El estallido de la burbuja del abuso sexual en Hollywood ha sido, sin duda, uno de los asuntos más notorios y relevantes del 2017, y se ha llevado por delante a grandes (no tanto) figuras del cine y la televisión. En el marco de este escándalo, Netflix despedía a principios de noviembre a Kevin Spacey, quien en los primeros momentos de la plataforma fue su gallina de los huevos de oro, mucho antes de que nadie oyese hablar de ninguna cosa extraña. Spacey encabezó el ariete de contenidos de Netflix protagonizando la aclamada House of Cards. En la serie, Kevin Spacey es Frank Underwood, un congresista demócrata manipulador y despiadado que, menospreciado por su partido, se dedica a explorar los recovecos del maquiavelismo para destruir políticamente (no tanto) a cualquiera que se le ponga por delante en su ascenso a lo más alto de Washington.
Una vez destapado el caso de abuso sexual de Spacey hacia el actor Anthony Rapp en 1986, cuando este tenía 14 años, resulta imposible ver la serie con los mismos ojos. Después de lo revelado, la interpretación del actor protagonista adquiere un cariz aún más macabro, si cabe, que contribuye a la tenebrosidad ya propia de la serie.
Y es que House of Cards, sobre todo en su primera temporada, es espeluznante. David Fincher (Seven, Perdida), productor ejecutivo de la serie y director de algún que otro episodio, consigue mediante la unión de varias herramientas narrativas la misma sensación que, por otros medios, generaban Brian Azzarello y Eduardo Risso en el público en su 100 Balas: un irracional presentimiento de que, en cualquier momento, todo va a saltar por los aires.
El principal recurso que la serie utiliza para elaborar esta sintaxis terrorífica es la rotura de la cuarta pared. Bastante a menudo, Frank Underwood trasciende el argumento de la propia ficción y se dirige directamente a la cámara para hacer algún comentario; de esta manera, nosotros -los espectadores- vemos al Frank humano, interno, para así potenciar más al monstruo implacable que es de cara al resto de personajes. Al igual que ocurría con el Sherlock Holmes de Guy Ritchie, House of Cards trabaja con su protagonista a dos niveles: capa interior y capa exterior.
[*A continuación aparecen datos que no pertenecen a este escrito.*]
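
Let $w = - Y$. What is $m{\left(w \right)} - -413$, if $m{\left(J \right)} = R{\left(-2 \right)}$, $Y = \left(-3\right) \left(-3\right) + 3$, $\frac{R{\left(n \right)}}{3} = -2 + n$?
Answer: $401$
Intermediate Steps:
$R{\left(n \right)} = -6 + 3 n$ ($R{\left(n \right)} = 3 \left(-2 + n\right) = -6 + 3 n$)
$Y = 12$ ($Y = 9 + 3 = 12$)
$w = -12$ ($w = \left(-1\right) 12 = -12$)
$m{\left(J \right)} = -12$ ($m{\left(J \right)} = -6 + 3 \left(-2\right) = -6 - 6 = -12$)
$m{\left(w \right)} - -413 = -12 - -413 = -12 + 413 = 401$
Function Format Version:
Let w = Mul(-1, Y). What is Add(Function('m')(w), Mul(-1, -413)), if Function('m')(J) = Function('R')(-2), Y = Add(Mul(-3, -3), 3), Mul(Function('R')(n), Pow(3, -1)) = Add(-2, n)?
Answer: 401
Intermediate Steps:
Function('R')(n) = Add(-6, Mul(3, n)) (Function('R')(n) = Mul(3, Add(-2, n)) = Add(-6, Mul(3, n)))
Y = 12 (Y = Add(9, 3) = 12)
w = -12 (w = Mul(-1, 12) = -12)
Function('m')(J) = -12 (Function('m')(J) = Add(-6, Mul(3, -2)) = Add(-6, -6) = -12)
Add(Function('m')(w), Mul(-1, -413)) = Add(-12, Mul(-1, -413)) = Add(-12, 413) = 401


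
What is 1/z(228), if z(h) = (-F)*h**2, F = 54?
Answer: -1/2807136 ≈ -3.5623e-7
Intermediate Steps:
z(h) = -54*h**2 (z(h) = (-1*54)*h**2 = -54*h**2)
1/z(228) = 1/(-54*228**2) = 1/(-54*51984) = 1/(-2807136) = -1/2807136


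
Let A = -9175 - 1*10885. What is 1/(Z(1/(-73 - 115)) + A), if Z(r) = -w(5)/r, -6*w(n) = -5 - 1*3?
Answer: -3/59428 ≈ -5.0481e-5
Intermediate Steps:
w(n) = 4/3 (w(n) = -(-5 - 1*3)/6 = -(-5 - 3)/6 = -1/6*(-8) = 4/3)
Z(r) = -4/(3*r)
A = -20060 (A = -9175 - 10885 = -20060)
1/(Z(1/(-73 - 115)) + A) = 1/(-4/(3*(1/(-73 - 115))) - 20060) = 1/(-4/(3*(1/(-188))) - 20060) = 1/(-4/(3*(-1/188)) - 20060) = 1/(-4/3*(-188) - 20060) = 1/(752/3 - 20060) = 1/(-59428/3) = -3/59428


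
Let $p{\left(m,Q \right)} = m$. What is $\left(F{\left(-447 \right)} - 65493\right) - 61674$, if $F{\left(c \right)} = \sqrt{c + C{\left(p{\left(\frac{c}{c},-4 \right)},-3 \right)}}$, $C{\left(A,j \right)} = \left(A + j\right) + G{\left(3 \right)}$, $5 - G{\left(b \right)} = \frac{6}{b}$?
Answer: $-127167 + i \sqrt{446} \approx -1.2717 \cdot 10^{5} + 21.119 i$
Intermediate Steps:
$G{\left(b \right)} = 5 - \frac{6}{b}$
$C{\left(A,j \right)} = 3 + A + j$ ($C{\left(A,j \right)} = \left(A + j\right) + \left(5 - \frac{6}{3}\right) = \left(A + j\right) + \left(5 - 2\right) = \left(A + j\right) + 3 = 3 + A + j$)
$F{\left(c \right)} = \sqrt{1 + c}$ ($F{\left(c \right)} = \sqrt{c + \left(3 + \frac{c}{c} - 3\right)} = \sqrt{c + \left(3 + 1 - 3\right)} = \sqrt{c + 1} = \sqrt{1 + c}$)
$\left(F{\left(-447 \right)} - 65493\right) - 61674 = \left(\sqrt{1 - 447} - 65493\right) - 61674 = \left(\sqrt{-446} - 65493\right) - 61674 = \left(i \sqrt{446} - 65493\right) - 61674 = \left(-65493 + i \sqrt{446}\right) - 61674 = -127167 + i \sqrt{446}$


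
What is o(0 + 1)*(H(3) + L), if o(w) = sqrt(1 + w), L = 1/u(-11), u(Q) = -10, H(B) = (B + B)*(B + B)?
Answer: 359*sqrt(2)/10 ≈ 50.770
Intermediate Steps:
H(B) = 4*B**2 (H(B) = (2*B)*(2*B) = 4*B**2)
L = -1/10 (L = 1/(-10) = -1/10 ≈ -0.10000)
o(0 + 1)*(H(3) + L) = sqrt(1 + (0 + 1))*(4*3**2 - 1/10) = sqrt(1 + 1)*(4*9 - 1/10) = sqrt(2)*(36 - 1/10) = sqrt(2)*(359/10) = 359*sqrt(2)/10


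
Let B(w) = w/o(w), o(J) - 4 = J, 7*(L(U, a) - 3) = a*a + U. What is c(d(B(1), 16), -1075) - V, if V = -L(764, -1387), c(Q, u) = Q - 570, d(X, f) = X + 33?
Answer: 9603982/35 ≈ 2.7440e+5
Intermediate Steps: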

La serie construye así la tensión: nosotros somos los únicos testigos de cómo se construyen las maquinaciones de Frank, los únicos que notamos ese aroma a sangre en el agua.
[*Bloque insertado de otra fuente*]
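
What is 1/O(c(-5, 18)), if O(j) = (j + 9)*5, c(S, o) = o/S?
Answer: 1/27 ≈ 0.037037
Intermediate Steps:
O(j) = 45 + 5*j (O(j) = (9 + j)*5 = 45 + 5*j)
1/O(c(-5, 18)) = 1/(45 + 5*(18/(-5))) = 1/(45 + 5*(18*(-⅕))) = 1/(45 + 5*(-18/5)) = 1/(45 - 18) = 1/27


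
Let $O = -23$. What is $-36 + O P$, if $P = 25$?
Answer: $-611$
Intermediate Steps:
$-36 + O P = -36 - 575 = -611$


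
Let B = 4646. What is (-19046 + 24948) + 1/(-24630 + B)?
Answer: 117945567/19984 ≈ 5902.0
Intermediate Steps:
(-19046 + 24948) + 1/(-24630 + B) = (-19046 + 24948) + 1/(-24630 + 4646) = 5902 + 1/(-19984) = 5902 - 1/19984 = 117945567/19984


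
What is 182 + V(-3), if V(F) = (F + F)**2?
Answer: 218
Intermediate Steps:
V(F) = 4*F**2 (V(F) = (2*F)**2 = 4*F**2)
182 + V(-3) = 182 + 4*(-3)**2 = 182 + 4*9 = 182 + 36 = 218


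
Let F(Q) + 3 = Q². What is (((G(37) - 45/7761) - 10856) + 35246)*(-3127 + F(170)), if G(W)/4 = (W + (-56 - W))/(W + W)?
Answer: 60154810780470/95719 ≈ 6.2845e+8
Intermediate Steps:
G(W) = -112/W (G(W) = 4*((W + (-56 - W))/(W + W)) = 4*(-56*1/(2*W)) = 4*(-28/W) = -112/W)
F(Q) = -3 + Q²
(((G(37) - 45/7761) - 10856) + 35246)*(-3127 + F(170)) = (((-112/37 - 45/7761) - 10856) + 35246)*(-3127 + (-3 + 170²)) = (((-112*1/37 - 45*1/7761) - 10856) + 35246)*(-3127 + (-3 + 28900)) = (((-112/37 - 15/2587) - 10856) + 35246)*(-3127 + 28897) = ((-290299/95719 - 10856) + 35246)*25770 = (-1039415763/95719 + 35246)*25770 = (2334296111/95719)*25770 = 60154810780470/95719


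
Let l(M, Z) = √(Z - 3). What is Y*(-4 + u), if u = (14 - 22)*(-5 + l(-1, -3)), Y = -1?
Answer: -36 + 8*I*√6 ≈ -36.0 + 19.596*I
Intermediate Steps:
l(M, Z) = √(-3 + Z)
u = 40 - 8*I*√6 (u = (14 - 22)*(-5 + √(-3 - 3)) = -8*(-5 + √(-6)) = -8*(-5 + I*√6) = 40 - 8*I*√6 ≈ 40.0 - 19.596*I)
Y*(-4 + u) = -(-4 + (40 - 8*I*√6)) = -(36 - 8*I*√6) = -36 + 8*I*√6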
Este recurso a la cuarta pared no es una simple floritura. Como todo en las producciones de David Fincher, está planificado de forma magistral. Cuando Frank habla a la cámara, no utiliza vocativos, despersonalizando así el destinatario de su mensaje: los espectadores somos sus confidentes como bien podríamos ser su conciencia, y lo que vemos, una reflexión para su fuero interno. Esta es una estrategia narrativa brillante para dar profundidad al personaje de Frank; para mostrarlo humano, con sus motivaciones e intereses; y para hacernos cómplices de la construcción de su milimétricamente diseñada fachada.
Pero no es este el único método empleado en House of Cards para levantar, sobre un thriller político, un tono verdaderamente sombrío: también influye eso, la sombra. En concreto, su excesiva presencia. La fotografía de la serie es sobria, aséptica, y destaca por la presencia de sombras duras en lugares que, en condiciones normales, deberían estar bastante más iluminados. Completamente opuesta a El Ala Oeste de la Casa Blanca de Aaron Sorkin, House of Cards se desarrolla principalmente en despachos y oficinas de Washington que, a pesar de ser lugares de trabajo completamente funcionales, se alumbran con apenas un par de pequeñas lámparas de pie.
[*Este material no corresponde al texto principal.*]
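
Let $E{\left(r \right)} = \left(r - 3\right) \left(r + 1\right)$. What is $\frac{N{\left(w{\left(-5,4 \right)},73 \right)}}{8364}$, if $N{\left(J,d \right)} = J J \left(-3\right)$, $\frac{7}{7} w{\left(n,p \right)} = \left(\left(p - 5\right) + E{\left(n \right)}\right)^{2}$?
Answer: $- \frac{923521}{2788} \approx -331.25$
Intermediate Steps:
$E{\left(r \right)} = \left(1 + r\right) \left(-3 + r\right)$ ($E{\left(r \right)} = \left(-3 + r\right) \left(1 + r\right) = \left(1 + r\right) \left(-3 + r\right)$)
$w{\left(n,p \right)} = \left(-8 + p + n^{2} - 2 n\right)^{2}$ ($w{\left(n,p \right)} = \left(\left(p - 5\right) - \left(3 - n^{2} + 2 n\right)\right)^{2} = \left(\left(-5 + p\right) - \left(3 - n^{2} + 2 n\right)\right)^{2} = \left(-8 + p + n^{2} - 2 n\right)^{2}$)
$N{\left(J,d \right)} = - 3 J^{2}$ ($N{\left(J,d \right)} = J^{2} \left(-3\right) = - 3 J^{2}$)
$\frac{N{\left(w{\left(-5,4 \right)},73 \right)}}{8364} = \frac{\left(-3\right) \left(\left(-8 + 4 + \left(-5\right)^{2} - -10\right)^{2}\right)^{2}}{8364} = - 3 \left(\left(-8 + 4 + 25 + 10\right)^{2}\right)^{2} \cdot \frac{1}{8364} = - 3 \left(31^{2}\right)^{2} \cdot \frac{1}{8364} = - 3 \cdot 961^{2} \cdot \frac{1}{8364} = \left(-3\right) 923521 \cdot \frac{1}{8364} = \left(-2770563\right) \frac{1}{8364} = - \frac{923521}{2788}$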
Esto, junto a una cámara que pocas veces se mueve sin ser estrictamente necesario -y que cuando lo hace es con sutileza y precisión quirúrgicas-, maquilla la acción de la serie en tonos tétricos sobre todo en la primera temporada. Estos aspectos son menos notorios de la segunda en adelante, únicamente porque el discurso de la obra se va matizando con los ascensos de posición de Underwood. Frank pasa de ser un trepa invisible para el resto a una figura relevante que se enfrenta a otros titanes y a las hormigas que intentan usurpar su lugar.
Tampoco puede decirse que todo esto sea algo raro; pues David Fincher, en general, da mal rollo. En su más reciente serie Mindhunter (también en Netflix) tenemos una situación parecida, pero más por su perturbadora trama que por una atmósfera nociva; y en la mayoría de sus grandes obras lo hemos visto explorar la psique humana desde posiciones retorcidas. House of Cards no iba a ser menos, y el showrunner deja claro desde el principio que este es un relato terrorífico. Si pensabais que Zoey, Peter Russo o alguien iba a ser capaz de plantar cara a Frank Underwood, entonces seguid viendo la serie. Porque Fincher siempre ha sabido construir monstruos. En este caso, un monstruo a partir de otro.
1 comentario
Demonizar al sujeto eximiendo toda responsabilidad social tira mucho pero no concibo quitarle méritos al legado del hoy innombrable Kevin Spacey. Esa serie sin él no es NADA.